For the tech-savvy entrepreneurs, Pinterest for small business owners is like a virtual social media mecca for their brand. Breaking a company down into bite-size images makes it easier for prospective customers to know who we are and what we stand for. Seeing the product in action helps too.So it really isn’t surprising that many Etsy sellers flourish on Pinterest. How do they do it? Read on to find out.
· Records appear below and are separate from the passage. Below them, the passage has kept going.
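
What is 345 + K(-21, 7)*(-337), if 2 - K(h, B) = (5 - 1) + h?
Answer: -6058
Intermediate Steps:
K(h, B) = -2 - h (K(h, B) = 2 - ((5 - 1) + h) = 2 - (4 + h) = 2 + (-4 - h) = -2 - h)
345 + K(-21, 7)*(-337) = 345 + (-2 - 1*(-21))*(-337) = 345 + (-2 + 21)*(-337) = 345 + 19*(-337) = 345 - 6403 = -6058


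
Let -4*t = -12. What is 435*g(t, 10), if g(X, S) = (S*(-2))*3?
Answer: -26100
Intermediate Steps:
t = 3 (t = -¼*(-12) = 3)
g(X, S) = -6*S (g(X, S) = -2*S*3 = -6*S)
435*g(t, 10) = 435*(-6*10) = 435*(-60) = -26100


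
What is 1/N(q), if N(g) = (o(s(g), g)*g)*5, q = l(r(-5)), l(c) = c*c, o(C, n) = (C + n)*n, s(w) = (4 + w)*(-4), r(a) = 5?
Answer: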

Pinterest for Small Business: Etsy

In an earlier blog post, we detailed the technical side of Pinterest and Etsy’s relationship. What the buttons do, how to link the two websites, where to click, etc. But now we want to take on the practical aspects. Things that apply to not just Etsy on Pinterest, but other small business owners as well. First off, let’s provide a bit of perspective: According to Search Engine Land, Etsy is the top domain ranked by number of re-pins. So, when it comes to sites that focus on stuff you can buy, Etsy rules the Pinterest landscape. Interestingly, only 8% of the total pins are posted from Etsy sellers. 67% are pinned using the Pinterest bookmarklet.

There’s gotta be a reason for this, right? Turns out that Etsy images just come across as more naturally pinnable. Etsy sellers really know how to show off their products with beautiful, interesting photographs. On a simpler note, Etsy just has more stuff. There’s something for everybody to pin, from geeky keychains to chic formalwear. It’s also worth mentioning that Etsy and Pinterest both cater to tech-savvy folks with a penchant for unique crafts.

But how does an Etsy seller get popular? How do they find out what the hottest trends are? Oh, if only some sort of scrapbooking website existed, a place where people could post pictures of items they aspired to own… Oh wait. Yup, you guessed it! Etsy sellers can surf Pinterest to find out what items people want to buy. In a podcast by MCNG Marketing, Julie Grandbois (of Julie’s Elegant Crafts) had this to say: “Pinterest really helped me decide what things were more popular, that people actually want to buy.” She used Pinterest not only to show off her own creations, but also to learn about trends in the marketplace. Check out her Pinterest page here.

Etsy sellers are also brilliant when it comes to re-creating the unique tone and feel of their Etsy storefront on Pinterest. As Kevin notes on the Etsy blog, Moorea Seal , a jewelry seller in Seattle, WA, used a combination of simple board names and striking cover pins to create a chic and fashionable Pinterest page. Although she is no longer present on Etsy, you can find her shop here.

Moorea Seal

So that’s pretty much it. If you want to succeed with Pinterest for small business, you should take notes from the Etsy experts:

  • Make your images pinnable
  • Spice up your products with some creativity
  • Remember that you can use Pinterest both as a seller and a researcher
  • Find those pinterrific trends and figure out what products and services are trending
  • Re-create the look and feel of your physical shop.
  • Finally, bring your unique brand of personality to Pinterest.

And while you’re at it, take a look at Etsy yourself! It’s a great way to get some out-of-area business and a serious dose of inspiration.

Have anything to add about using Pinterest to boost your small business? Let us know in the comments!

7 thoughts on “Pinterest for Small Business: Etsy

  1. Vincent Ng - MCNG Marketing
    December 23, 2014 at 1:32 pm

    Great article Caleb. I think what’s great is that Etsy shop owners were thinking in terms of pinnable images long before Pinterest came along. They know their images sell, and now Etsy owners can actually A/B test their pictures to see which ones get the most traction. If the notice a type of picture that gets more click throughs, then they may want to change their Etsy picture to the one that performs better. Small things that can make a difference with the help of Etsy. Thanks so much for sharing about my podcast, it’s greatly appreciated!

  2. November 27, 2015 at 9:39 am

    I am just starting to realize the huge potential Pinterest has. I never really thought of it as something where people would purchase stuff off of, but I was impressed with your stat in regards to how much people spend on Pinterest. Any business with products that can be visually presented do amazingly well on Pinterest. But especially Etsy sellers, like you point out here. My advice would be to balance your boards with rich content to keep your visitors coming back.